The government of the United States has been emphatically termed a government of laws, and not of men. It will certainly cease to deserve this high appellation if the laws furnish no remedy for the violation of a vested legal right.”v
When Chief Justice John Marshall wrote those words in 1803, in the famous Marbury v Madison case, he was citing John Adams who used the phrase “a government of laws and not of men.”vi The more than two centuries that have passed since then do not change this. No one is above the law, whatever the nature of the law and the righteous rhetoric of the violator.

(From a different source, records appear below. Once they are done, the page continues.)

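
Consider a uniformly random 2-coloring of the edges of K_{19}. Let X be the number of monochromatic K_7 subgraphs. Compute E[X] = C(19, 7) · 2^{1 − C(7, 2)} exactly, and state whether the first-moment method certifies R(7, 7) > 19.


E[X] = C(19, 7) · 2^{1 − 21} = 50388 · 2^{−20} = 50388/1048576.
As a reduced fraction: E[X] = 12597/262144 ≈ 0.048054.
Is E[X] < 1? YES.
Since E[X] < 1, there exists a 2-coloring of K_{19} with no monochromatic K_7; hence R(7, 7) > 19.

E[X] = 12597/262144 ≈ 0.048054; E[X] < 1, so R(7, 7) > 19.


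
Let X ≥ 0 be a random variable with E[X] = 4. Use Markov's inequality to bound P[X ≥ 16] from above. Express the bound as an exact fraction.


μ = E[X] = 4, a = 16.
Markov: P[X ≥ 16] ≤ μ/a = (4)/16 = 1/4.
Numerically: ≈ 0.250000.
(Since a = 16 > μ = 4.000000, the bound 1/4 is < 1 and informative.)

P[X ≥ 16] ≤ 1/4 ≈ 0.250000.


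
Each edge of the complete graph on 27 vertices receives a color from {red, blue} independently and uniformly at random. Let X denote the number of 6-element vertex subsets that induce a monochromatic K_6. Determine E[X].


Let X = Σ_S X_S over the C(27, 6) = 296010 subsets S of size 6, where X_S = 1 if the K_6 on S is monochromatic.
For a fixed S, the K_6 on S has C(6, 2) = 15 edges. P[all 15 edges red] = (1/2)^15, and likewise for blue, so P[monochromatic] = 2·(1/2)^15 = 2^{1 − 15} = 1/16384.
Summing: E[X] = C(27, 6) · 2^{1 − 15} = 296010 · 1/16384 = 148005/8192.
Numerically: E[X] ≈ 18.067017.

E[X] = C(27,6)·2^(1−C(6,2)) = 148005/8192 ≈ 18.067017.


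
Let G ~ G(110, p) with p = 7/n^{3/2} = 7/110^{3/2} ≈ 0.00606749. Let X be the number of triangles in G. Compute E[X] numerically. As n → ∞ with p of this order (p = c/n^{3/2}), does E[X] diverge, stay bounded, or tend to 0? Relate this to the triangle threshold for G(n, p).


Number of potential triangles: C(110, 3) = 215820.
Each occurs with probability p³ ≈ (0.00606749)³ ≈ 2.23371128e-07.
By linearity: E[X] = C(110, 3)·p³ ≈ 215820 · 2.23371128e-07 ≈ 0.048208.
Since α = 3/2 > 1, p = c/n^{3/2} = o(1/n) is below the triangle threshold p ~ 1/n. Asymptotically E[X] ~ (c³/6)·n^{3(1−α)} = (7³/6)·n^{-1.5} → 0, so by Markov's inequality G has no triangles w.h.p.

E[X] ≈ 0.048208; in regime p = Θ(1/n^{3/2}) E[X] tends to 0 (below the triangle threshold p ~ 1/n).


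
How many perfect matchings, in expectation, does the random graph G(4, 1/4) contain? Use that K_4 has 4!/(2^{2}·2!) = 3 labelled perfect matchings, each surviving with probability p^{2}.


K_4 has 4!/(2^{2}·2!) = 3 labelled perfect matchings.
For each such perfect matching H, let X_H = 1 if all 2 edges of H are present in G. Then P[X_H = 1] = p^{2} = (1/4)^{2} = 1/16.
By linearity of expectation: E[X] = Σ_H E[X_H] = 3 · p^{2} = 3 · 1/16 = 3/16.
Numerically: E[X] ≈ 0.1875.

E[X] = 3 · (1/4)^{2} = 3/16 ≈ 0.1875.


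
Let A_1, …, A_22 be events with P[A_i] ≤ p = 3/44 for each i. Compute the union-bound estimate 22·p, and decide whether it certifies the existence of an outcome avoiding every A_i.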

Snowden and others who leak classified information should be heavily punished (eg a year a document with fines for documents exceeding the violator's anticipated life span or harder prison conditions). And legal means should be formulated to evaluate and to deal with the problems that they consider to require rectification.vii

There are those who view his as an example of civil disobedience,viii an action taken despite the knowledge, that it was against the law. They liken him to the “Freedom Riders,” Martin Luther King, and Mohandas Gandhi. They, however, bravely faced the consequences. They were willing to reap the whirlwind for their actions in order to try to get the rest of us to face what they viewed as injustice.

Civil disobedience is honored because violators draw attention to unjust laws but are ready to be punished for their acts. Those who sat down at the Woolworth lunch counter in Greensboro knew they'd be punished and might even suffer physically. They didn't run away to Hong Kong. That Snowden revealed his act while on foreign soil and is determined to fight extradition is evidence that he knew he was violating the law, but wants to avoid any penalties.

Edward Snowden did not practice civil disobedience. He broke the law and should be punished.








i       It's too important an issue for me to address without giving it some thought, so I won't do so at this time. I shall, however discuss the program and the whole question of classification of documents, the Constitution, “whistle-blowers,” and “transparency” in a few days. There may be some legal remedies which can be formulated.
ii      And the entire WikiLeaks staff.
iii    A single example – although many exist – are the Bakassi Boys of Nigeria, a group of vigilantes formed in 1998, who were viewed as instrumental in lowering the region's high crime rate when the police were ineffective. Their success, however, doesn't excuse their actions. The end does not justify the means.
iv    The results of vigilantes' actions are too often tragic (“The Oxbow Incident” is a fictional account, but a well written account of what can happen) and vigilantism should be condemned not only for the means of its practitioners, but sometimes for its results as well.
v      Similarly, it will lose any claim to “this high appellation” if we “furnish no remedy for the violation” of any laws. Legislative “fixes” should be sought rather than “jury nullification” based on sympathy for the violator's goals.
vi     1774. Boston Gazette. Adams signed the letter “Novanglus” (New Englander) and this was his seventh letter using this pen-name.
vii    See note number 1 (i).
viii  Although they revere this 1848 concept of Thoreau's, most of them would not endorse another of his views: "That government is best which governs least." It is found in his essay, “On Civil Disobedience,” which appeared the following year.